The real issue with hardware accelerated GPU scheduling is that programmers have already figured out how to deal with traditional GPU scheduling, masking its performance limitations. Developers and programmers do this by running buffering GPU commands into batches, which can significantly improve CPU and GPU efficiency — think of this as CPU/GPU optimization.
So, what was hardware accelerated GPU scheduling designed to do? It wasn't designed to just improve performance (obviously). Microsoft made it to modernize the graphics subsystem for future systems — this is the feature's real purpose. We're starting to see Microsoft's groundwork take shape today: Nvidia's DLSS frame generation requires hardware accelerated GPU scheduling to be active in order to work. Nvidia didn't disclose exactly why this is the case, but it demonstrates that hardware accelerated GPU scheduling is a critical feature for the future, and is a technology that bleeding-edge graphics technologies are starting to rely on.
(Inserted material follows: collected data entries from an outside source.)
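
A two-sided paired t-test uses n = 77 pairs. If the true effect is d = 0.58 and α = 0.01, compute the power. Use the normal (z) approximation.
Power ≈ 0.99

Power calculation (paired t-test, normal approximation):
z_β = d · √n - z_{α/2}
z_β = 0.58 · √77 - 2.576
z_β = 0.58 · 8.775 - 2.576
z_β = 2.514

Power = Φ(z_β) = Φ(2.514) ≈ 0.994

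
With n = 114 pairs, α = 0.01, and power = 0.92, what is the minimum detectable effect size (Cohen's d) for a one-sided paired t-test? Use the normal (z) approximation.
d ≈ 0.35

Minimum detectable effect (paired t-test, normal approximation):
d = (z_α + z_β) / √n
d = (2.326 + 1.405) / √114
d = 3.731 / 10.677
d ≈ 0.35

By Cohen's convention (0.2 small / 0.5 medium / 0.8 large): small effect.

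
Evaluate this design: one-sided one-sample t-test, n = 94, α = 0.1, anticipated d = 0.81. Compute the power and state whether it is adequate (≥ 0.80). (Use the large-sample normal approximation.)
Power ≈ 1.00; the study is adequately powered (power ≥ 0.80)

Power calculation (one-sample t-test, normal approximation):
z_β = d · √n - z_α
z_β = 0.81 · √94 - 1.282
z_β = 0.81 · 9.695 - 1.282
z_β = 6.572

Power = Φ(z_β) = Φ(6.572) ≈ 1.000

Effect size d = 0.81 is large by Cohen's convention (0.2/0.5/0.8).

Threshold: power ≥ 0.80 is conventionally adequate.
Power ≈ 1.00 → the study is adequately powered (power ≥ 0.80).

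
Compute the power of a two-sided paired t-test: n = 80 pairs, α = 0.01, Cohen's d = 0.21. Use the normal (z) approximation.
Power ≈ 0.24

Power calculation (paired t-test, normal approximation):
z_β = d · √n - z_{α/2}
z_β = 0.21 · √80 - 2.576
z_β = 0.21 · 8.944 - 2.576
z_β = -0.698

Power = Φ(z_β) = Φ(-0.698) ≈ 0.243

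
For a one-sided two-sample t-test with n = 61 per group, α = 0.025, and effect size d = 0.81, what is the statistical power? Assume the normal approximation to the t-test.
Power ≈ 0.99

Power calculation (two-sample t-test, normal approximation):
z_β = d · √(n/2) - z_α
z_β = 0.81 · √(61/2) - 1.960
z_β = 0.81 · 5.523 - 1.960
z_β = 2.513

Power = Φ(z_β) = Φ(2.513) ≈ 0.994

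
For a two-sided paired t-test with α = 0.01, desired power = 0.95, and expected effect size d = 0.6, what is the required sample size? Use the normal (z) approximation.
n = 50 pairs

Sample size formula (paired t-test, normal approximation):
n = ((z_{α/2} + z_β) / d)²

z_{α/2} = 2.576 (for α = 0.01, two-sided)
z_β = 1.645 (for power = 0.95)
d = 0.6

n = ((2.576 + 1.645) / 0.6)²
n = (7.035)²
n ≈ 49.49
Round up to the next whole number: n = 50 pairs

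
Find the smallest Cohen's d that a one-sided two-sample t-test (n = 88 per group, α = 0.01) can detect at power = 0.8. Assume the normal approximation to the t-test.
d ≈ 0.48

Minimum detectable effect (two-sample t-test, normal approximation):
d = (z_α + z_β) / √(n/2)
d = (2.326 + 0.842) / √(88/2)
d = 3.168 / 6.633
d ≈ 0.48

By Cohen's convention (0.2 small / 0.5 medium / 0.8 large): small effect.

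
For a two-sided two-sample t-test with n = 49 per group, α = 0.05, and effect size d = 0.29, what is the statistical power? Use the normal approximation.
Power ≈ 0.30

Power calculation (two-sample t-test, normal approximation):
z_β = d · √(n/2) - z_{α/2}
z_β = 0.29 · √(49/2) - 1.960
z_β = 0.29 · 4.950 - 1.960
z_β = -0.525

Power = Φ(z_β) = Φ(-0.525) ≈ 0.300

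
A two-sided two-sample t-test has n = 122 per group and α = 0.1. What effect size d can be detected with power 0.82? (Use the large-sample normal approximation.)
d ≈ 0.33

Minimum detectable effect (two-sample t-test, normal approximation):
d = (z_{α/2} + z_β) / √(n/2)
d = (1.645 + 0.915) / √(122/2)
d = 2.560 / 7.810
d ≈ 0.33

By Cohen's convention (0.2 small / 0.5 medium / 0.8 large): small effect.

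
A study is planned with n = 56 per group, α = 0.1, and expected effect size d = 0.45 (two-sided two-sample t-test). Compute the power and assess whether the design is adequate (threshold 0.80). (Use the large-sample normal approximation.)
Power ≈ 0.77; the study is underpowered (power < 0.80)

Power calculation (two-sample t-test, normal approximation):
z_β = d · √(n/2) - z_{α/2}
z_β = 0.45 · √(56/2) - 1.645
z_β = 0.45 · 5.292 - 1.645
z_β = 0.736

Power = Φ(z_β) = Φ(0.736) ≈ 0.769

Effect size d = 0.45 is small by Cohen's convention (0.2/0.5/0.8).

Threshold: power ≥ 0.80 is conventionally adequate.
Power ≈ 0.77 → the study is underpowered (power < 0.80).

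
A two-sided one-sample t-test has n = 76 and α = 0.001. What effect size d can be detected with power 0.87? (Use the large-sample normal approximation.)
d ≈ 0.51

Minimum detectable effect (one-sample t-test, normal approximation):
d = (z_{α/2} + z_β) / √n
d = (3.291 + 1.126) / √76
d = 4.417 / 8.718
d ≈ 0.51

By Cohen's convention (0.2 small / 0.5 medium / 0.8 large): medium effect.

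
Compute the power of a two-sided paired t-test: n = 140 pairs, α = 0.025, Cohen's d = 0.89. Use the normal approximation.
Power ≈ 1.00

Power calculation (paired t-test, normal approximation):
z_β = d · √n - z_{α/2}
z_β = 0.89 · √140 - 2.241
z_β = 0.89 · 11.832 - 2.241
z_β = 8.289

Power = Φ(z_β) = Φ(8.289) ≈ 1.000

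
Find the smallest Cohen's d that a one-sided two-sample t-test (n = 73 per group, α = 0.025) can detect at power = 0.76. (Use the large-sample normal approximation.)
d ≈ 0.44

Minimum detectable effect (two-sample t-test, normal approximation):
d = (z_α + z_β) / √(n/2)
d = (1.960 + 0.706) / √(73/2)
d = 2.666 / 6.042
d ≈ 0.44

By Cohen's convention (0.2 small / 0.5 medium / 0.8 large): small effect.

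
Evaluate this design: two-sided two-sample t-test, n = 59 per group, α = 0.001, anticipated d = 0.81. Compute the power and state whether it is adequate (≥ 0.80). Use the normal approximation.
Power ≈ 0.87; the study is adequately powered (power ≥ 0.80)

Power calculation (two-sample t-test, normal approximation):
z_β = d · √(n/2) - z_{α/2}
z_β = 0.81 · √(59/2) - 3.291
z_β = 0.81 · 5.431 - 3.291
z_β = 1.109

Power = Φ(z_β) = Φ(1.109) ≈ 0.866

Effect size d = 0.81 is large by Cohen's convention (0.2/0.5/0.8).

Threshold: power ≥ 0.80 is conventionally adequate.
Power ≈ 0.87 → the study is adequately powered (power ≥ 0.80).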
Why has AMD decided to support hardware accelerated GPU scheduling now?
The most obvious answer is that AMD is looking to improve the capabilities of its competing frame generation techniques, including AMD Fluid Motion Frames and FSR 3 frame generation. At the moment, both of these technologies work without hardware accelerated GPU scheduling, but we wouldn't be surprised if AMD found that it needs the new GPU scheduling to improve image quality and/or performance of its frame generation technologies — similar to Nvidia, with its DLSS 3 frame generation requirements.
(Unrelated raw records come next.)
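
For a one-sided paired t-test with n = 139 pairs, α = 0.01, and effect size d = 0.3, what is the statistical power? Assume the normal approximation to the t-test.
Power ≈ 0.89

Power calculation (paired t-test, normal approximation):
z_β = d · √n - z_α
z_β = 0.3 · √139 - 2.326
z_β = 0.3 · 11.790 - 2.326
z_β = 1.211

Power = Φ(z_β) = Φ(1.211) ≈ 0.887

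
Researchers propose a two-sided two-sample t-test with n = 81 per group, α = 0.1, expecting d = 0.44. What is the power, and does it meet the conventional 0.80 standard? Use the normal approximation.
Power ≈ 0.88; the study is adequately powered (power ≥ 0.80)

Power calculation (two-sample t-test, normal approximation):
z_β = d · √(n/2) - z_{α/2}
z_β = 0.44 · √(81/2) - 1.645
z_β = 0.44 · 6.364 - 1.645
z_β = 1.155

Power = Φ(z_β) = Φ(1.155) ≈ 0.876

Effect size d = 0.44 is small by Cohen's convention (0.2/0.5/0.8).

Threshold: power ≥ 0.80 is conventionally adequate.
Power ≈ 0.88 → the study is adequately powered (power ≥ 0.80).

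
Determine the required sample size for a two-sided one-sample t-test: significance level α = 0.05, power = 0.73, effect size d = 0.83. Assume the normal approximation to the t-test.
n = 10

Sample size formula (one-sample t-test, normal approximation):
n = ((z_{α/2} + z_β) / d)²

z_{α/2} = 1.960 (for α = 0.05, two-sided)
z_β = 0.613 (for power = 0.73)
d = 0.83

n = ((1.960 + 0.613) / 0.83)²
n = (3.100)²
n ≈ 9.61
Round up to the next whole number: n = 10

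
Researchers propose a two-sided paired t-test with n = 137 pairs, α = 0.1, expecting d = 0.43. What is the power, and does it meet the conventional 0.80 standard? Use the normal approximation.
Power ≈ 1.00; the study is adequately powered (power ≥ 0.80)

Power calculation (paired t-test, normal approximation):
z_β = d · √n - z_{α/2}
z_β = 0.43 · √137 - 1.645
z_β = 0.43 · 11.705 - 1.645
z_β = 3.388

Power = Φ(z_β) = Φ(3.388) ≈ 1.000

Effect size d = 0.43 is small by Cohen's convention (0.2/0.5/0.8).

Threshold: power ≥ 0.80 is conventionally adequate.
Power ≈ 1.00 → the study is adequately powered (power ≥ 0.80).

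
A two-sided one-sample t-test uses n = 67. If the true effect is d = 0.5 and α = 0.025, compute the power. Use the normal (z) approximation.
Power ≈ 0.97

Power calculation (one-sample t-test, normal approximation):
z_β = d · √n - z_{α/2}
z_β = 0.5 · √67 - 2.241
z_β = 0.5 · 8.185 - 2.241
z_β = 1.851

Power = Φ(z_β) = Φ(1.851) ≈ 0.968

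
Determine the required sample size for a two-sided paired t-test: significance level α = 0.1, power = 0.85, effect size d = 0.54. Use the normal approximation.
n = 25 pairs

Sample size formula (paired t-test, normal approximation):
n = ((z_{α/2} + z_β) / d)²

z_{α/2} = 1.645 (for α = 0.1, two-sided)
z_β = 1.036 (for power = 0.85)
d = 0.54

n = ((1.645 + 1.036) / 0.54)²
n = (4.965)²
n ≈ 24.65
Round up to the next whole number: n = 25 pairs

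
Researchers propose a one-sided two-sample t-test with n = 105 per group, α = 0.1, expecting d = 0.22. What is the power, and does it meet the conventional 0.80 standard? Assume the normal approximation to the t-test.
Power ≈ 0.62; the study is underpowered (power < 0.80)

Power calculation (two-sample t-test, normal approximation):
z_β = d · √(n/2) - z_α
z_β = 0.22 · √(105/2) - 1.282
z_β = 0.22 · 7.246 - 1.282
z_β = 0.312

Power = Φ(z_β) = Φ(0.312) ≈ 0.623

Effect size d = 0.22 is small by Cohen's convention (0.2/0.5/0.8).

Threshold: power ≥ 0.80 is conventionally adequate.
Power ≈ 0.62 → the study is underpowered (power < 0.80).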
With the new driver update, hardware accelerated GPU scheduling only works on AMD's Radeon RX 7000-series GPUs (not including the RX 7600, at least for now), but we suspect AMD will add support for older GPUs in the future. This could depend on whether RDNA2, RDNA1, and older architectures feature a hardware-based GPU scheduling processor, however. Nvidia began adding these processors back in its GTX 10 series (Pascal architecture), so it's not a stretch to think AMD may have added it in long ago, as well.